Now, we can copy the input file to the compute node, known as $TMPDIR until the job is assigned to a node. We used a wildcard “*” to make the filename more general and the script more flexible. This is good practice so your job scripts can easily be copied and reused for similar jobs.

cd $TMPDIR
bowtie2-build Drosophila_melanogaster.BDGP6.*toplevel.fa dros-index
cp *.* $SLURM_SUBMIT_DIR

Finally, we move the job to the compute node and run the software. All the files will be read and written on the compute node. This makes your job run faster and keeps the job traffic from impacting the network. In the final line, we copy back any output files. I used a very general wildcard to copy everything back, but you can be more specific, based on your job.

A note about memory: Memory (RAM) is allocated based on number of processors requested per node.
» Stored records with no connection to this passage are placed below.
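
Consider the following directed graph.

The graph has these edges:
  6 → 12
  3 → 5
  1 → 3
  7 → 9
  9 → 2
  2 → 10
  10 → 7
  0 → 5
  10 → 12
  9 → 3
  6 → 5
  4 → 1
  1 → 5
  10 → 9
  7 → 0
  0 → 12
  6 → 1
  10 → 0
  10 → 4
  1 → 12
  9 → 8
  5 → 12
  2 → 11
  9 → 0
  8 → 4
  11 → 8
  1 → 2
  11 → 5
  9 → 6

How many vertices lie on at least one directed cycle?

9

A vertex is on a directed cycle iff it belongs to a strongly connected component of size ≥ 2 (or has a self-loop).
The vertices on cycles are {1, 2, 4, 6, 7, 8, 9, 10, 11} — 9 in total.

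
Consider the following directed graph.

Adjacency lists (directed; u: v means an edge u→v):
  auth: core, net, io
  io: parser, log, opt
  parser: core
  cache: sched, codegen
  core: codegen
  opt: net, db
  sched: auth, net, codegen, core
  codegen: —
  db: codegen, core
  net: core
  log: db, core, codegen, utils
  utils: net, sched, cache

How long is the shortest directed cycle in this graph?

5

For each vertex v, BFS finds the shortest path from v back to v.
The shortest such closed walk is io → log → utils → sched → auth → io, length 5.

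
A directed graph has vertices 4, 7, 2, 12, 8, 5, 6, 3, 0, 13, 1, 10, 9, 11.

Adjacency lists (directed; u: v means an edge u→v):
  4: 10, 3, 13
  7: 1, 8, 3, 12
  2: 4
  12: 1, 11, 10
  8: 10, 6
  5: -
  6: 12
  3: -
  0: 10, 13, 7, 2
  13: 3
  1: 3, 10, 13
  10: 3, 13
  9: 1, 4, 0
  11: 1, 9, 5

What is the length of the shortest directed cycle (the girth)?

5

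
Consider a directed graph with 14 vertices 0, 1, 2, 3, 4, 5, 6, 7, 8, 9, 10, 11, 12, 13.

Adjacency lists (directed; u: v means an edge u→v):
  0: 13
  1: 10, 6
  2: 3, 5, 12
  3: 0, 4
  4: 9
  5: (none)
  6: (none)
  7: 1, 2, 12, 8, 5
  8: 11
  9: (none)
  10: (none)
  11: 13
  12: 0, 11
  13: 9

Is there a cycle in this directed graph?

No

DFS with white/gray/black marking, starting from 3:
3 gray
  0 gray
    13 gray
      9 gray
      9 black
    13 black
  0 black
  4 gray
    4→9: 9 black — skip
  4 black
3 black
1 gray
  10 gray
  10 black
  6 gray
  6 black
1 black
2 gray
  2→3: 3 black — skip
  5 gray
  5 black
  12 gray
    12→0: 0 black — skip
    11 gray
      11→13: 13 black — skip
    11 black
  12 black
2 black
7 gray
  7→1: 1 black — skip
  7→2: 2 black — skip
  7→12: 12 black — skip
  8 gray
    8→11: 11 black — skip
  8 black
  7→5: 5 black — skip
7 black
Every edge goes to a white or black vertex — no back edge, so the graph is acyclic.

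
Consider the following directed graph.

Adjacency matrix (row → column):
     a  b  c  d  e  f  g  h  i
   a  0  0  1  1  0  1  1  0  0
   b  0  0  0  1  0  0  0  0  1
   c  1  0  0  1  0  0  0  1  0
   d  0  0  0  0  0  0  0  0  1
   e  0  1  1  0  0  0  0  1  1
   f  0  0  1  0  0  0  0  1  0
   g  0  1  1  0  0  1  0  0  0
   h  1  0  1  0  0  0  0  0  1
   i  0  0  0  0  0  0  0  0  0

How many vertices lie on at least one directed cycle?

A vertex is on a directed cycle iff it belongs to a strongly connected component of size ≥ 2 (or has a self-loop).
The vertices on cycles are {a, c, f, g, h} — 5 in total.

5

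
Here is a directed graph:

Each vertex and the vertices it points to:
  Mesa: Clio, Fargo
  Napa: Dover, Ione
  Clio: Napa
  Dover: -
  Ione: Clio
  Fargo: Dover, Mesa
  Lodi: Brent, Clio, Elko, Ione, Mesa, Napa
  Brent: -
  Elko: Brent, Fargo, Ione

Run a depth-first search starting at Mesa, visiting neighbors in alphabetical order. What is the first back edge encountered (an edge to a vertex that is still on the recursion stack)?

DFS from Mesa (visiting neighbors in alphabetical order); mark gray on enter, black on exit:
Mesa gray
  Clio gray
    Napa gray
      Dover gray
      Dover black
      Ione gray
        Ione→Clio: Clio is gray → back edge
First back edge: Ione → Clio.

Ione->Clio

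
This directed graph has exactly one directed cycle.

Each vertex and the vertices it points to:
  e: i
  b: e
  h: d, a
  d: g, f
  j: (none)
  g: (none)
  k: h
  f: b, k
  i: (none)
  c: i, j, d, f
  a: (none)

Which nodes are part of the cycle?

DFS with gray/black marking from d:
d gray
  g gray
  g black
  f gray
    b gray
      e gray
        i gray
        i black
      e black
    b black
    k gray
      h gray
        h→d: d is gray → back edge
Back edge closes the cycle d → f → k → h → d; its vertices are {d, f, h, k}.

d, f, h, k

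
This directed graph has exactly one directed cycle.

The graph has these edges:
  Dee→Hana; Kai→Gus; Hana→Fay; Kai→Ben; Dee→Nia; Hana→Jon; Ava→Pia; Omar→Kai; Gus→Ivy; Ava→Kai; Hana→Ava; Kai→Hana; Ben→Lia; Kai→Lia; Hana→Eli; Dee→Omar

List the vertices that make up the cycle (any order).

DFS with gray/black marking from Hana:
Hana gray
  Eli gray
  Eli black
  Jon gray
  Jon black
  Ava gray
    Kai gray
      Gus gray
        Ivy gray
        Ivy black
      Gus black
      Lia gray
      Lia black
      Ben gray
        Ben→Lia: Lia black — skip
      Ben black
      Kai→Hana: Hana is gray → back edge
Back edge closes the cycle Hana → Ava → Kai → Hana; its vertices are {Ava, Kai, Hana}.

Ava, Kai, Hana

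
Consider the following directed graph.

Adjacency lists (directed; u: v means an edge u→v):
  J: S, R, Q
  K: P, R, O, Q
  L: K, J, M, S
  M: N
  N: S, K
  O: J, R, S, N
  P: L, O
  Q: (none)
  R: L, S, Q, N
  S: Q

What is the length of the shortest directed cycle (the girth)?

For each vertex v, BFS finds the shortest path from v back to v.
The shortest such closed walk is K → P → L → K, length 3.

3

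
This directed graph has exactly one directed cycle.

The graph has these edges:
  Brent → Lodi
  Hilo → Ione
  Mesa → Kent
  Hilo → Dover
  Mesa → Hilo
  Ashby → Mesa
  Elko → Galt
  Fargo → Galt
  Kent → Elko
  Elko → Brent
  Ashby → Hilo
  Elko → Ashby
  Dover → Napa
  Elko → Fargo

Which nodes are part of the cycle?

DFS with gray/black marking from Elko:
Elko gray
  Galt gray
  Galt black
  Brent gray
    Lodi gray
    Lodi black
  Brent black
  Fargo gray
    Fargo→Galt: Galt black — skip
  Fargo black
  Ashby gray
    Mesa gray
      Kent gray
        Kent→Elko: Elko is gray → back edge
Back edge closes the cycle Elko → Ashby → Mesa → Kent → Elko; its vertices are {Elko, Kent, Mesa, Ashby}.

Elko, Kent, Mesa, Ashby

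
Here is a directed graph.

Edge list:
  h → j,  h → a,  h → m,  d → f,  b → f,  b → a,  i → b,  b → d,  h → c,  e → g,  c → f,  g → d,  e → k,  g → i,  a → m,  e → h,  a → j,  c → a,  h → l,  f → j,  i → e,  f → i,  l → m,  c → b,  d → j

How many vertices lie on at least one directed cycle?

A vertex is on a directed cycle iff it belongs to a strongly connected component of size ≥ 2 (or has a self-loop).
The vertices on cycles are {b, c, d, e, f, g, h, i} — 8 in total.

8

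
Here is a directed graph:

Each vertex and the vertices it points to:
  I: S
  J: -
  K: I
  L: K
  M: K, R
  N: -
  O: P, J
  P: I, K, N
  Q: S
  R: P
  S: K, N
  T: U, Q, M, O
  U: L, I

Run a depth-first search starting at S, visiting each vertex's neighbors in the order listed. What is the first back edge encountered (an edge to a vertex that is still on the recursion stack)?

I→S

DFS from S (visiting each vertex's neighbors in the order listed); mark gray on enter, black on exit:
S gray
  K gray
    I gray
      I→S: S is gray → back edge
First back edge: I → S.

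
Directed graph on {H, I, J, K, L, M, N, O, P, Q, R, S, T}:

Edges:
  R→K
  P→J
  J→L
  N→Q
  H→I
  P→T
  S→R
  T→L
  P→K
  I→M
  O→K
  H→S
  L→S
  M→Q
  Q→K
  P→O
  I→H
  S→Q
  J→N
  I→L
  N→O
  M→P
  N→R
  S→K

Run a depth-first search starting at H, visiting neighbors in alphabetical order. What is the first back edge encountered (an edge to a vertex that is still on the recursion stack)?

I→H

DFS from H (visiting neighbors in alphabetical order); mark gray on enter, black on exit:
H gray
  I gray
    I→H: H is gray → back edge
First back edge: I → H.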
For example, if you request 14 ppn on Owens, that is half the available processors so your job will receive half the available memory (~64GB). This applies to Owens and Pitzer.

Playing nice in the sandbox

You now have everything you need to run jobs, transfer files, use/install software, and monitor how many resources your jobs are using.

So here are a couple final words to live by:

• Don’t run jobs on the login node, though quick tests are generally fine. A “quick test” is generally anything that uses less than 1GB of memory, and 20 minutes of time. Anything larger will be automatically killed by the system. Remember, the login node is to be shared with other users.

• Compress files before transferring to save file transfer times with large datasets.

• Use a VCS system like git to keep track of your code. Though most systems have some form of backup/archival system, you shouldn’t rely on it for something as key as your research code. The best backup system is one you manage yourself.

• Before submitting a run of jobs, submit one as a test first to make sure everything works.

• The less resources you ask for, the faster your jobs will find a slot in which to run. The more accurate your walltime is, the sooner your job will run.

• You can generally install software yourself, but if you want a shared installation of some kind, it might be a good idea to email OSCHelp@osc.edu.

• Always use the default compilers if possible. Newer compilers are great, but older stuff generally means that your software will still work, even if a newer compiler is loaded.

Final Exercise

We will run the bowtie job in the Job Composer by creating a job from specified path.

• In the Job Composer, select New Job and From Specified Path
• In the new window, enter the path for your job. It should be ` ~username/genome`
• Fill out the rest of the form with the job name, the name of the job script file, cluster, and project code. For this exercise, we will use Owens.
• Select Save You’ll see your job in the composer list. Now, we need to update the job script with your project code and correct file names. Update and save the file and then click the green Submit button. If you see a green bar at the top, it was submitted successfully. If the job runs successfully, you’ll see new files added to your job directory.

Key Points

• The smaller your job, the faster it will schedule.

• Don’t run stuff on the login node.

• Again, don’t run stuff on the login node.

• Don’t be a bad person and run stuff on the login node.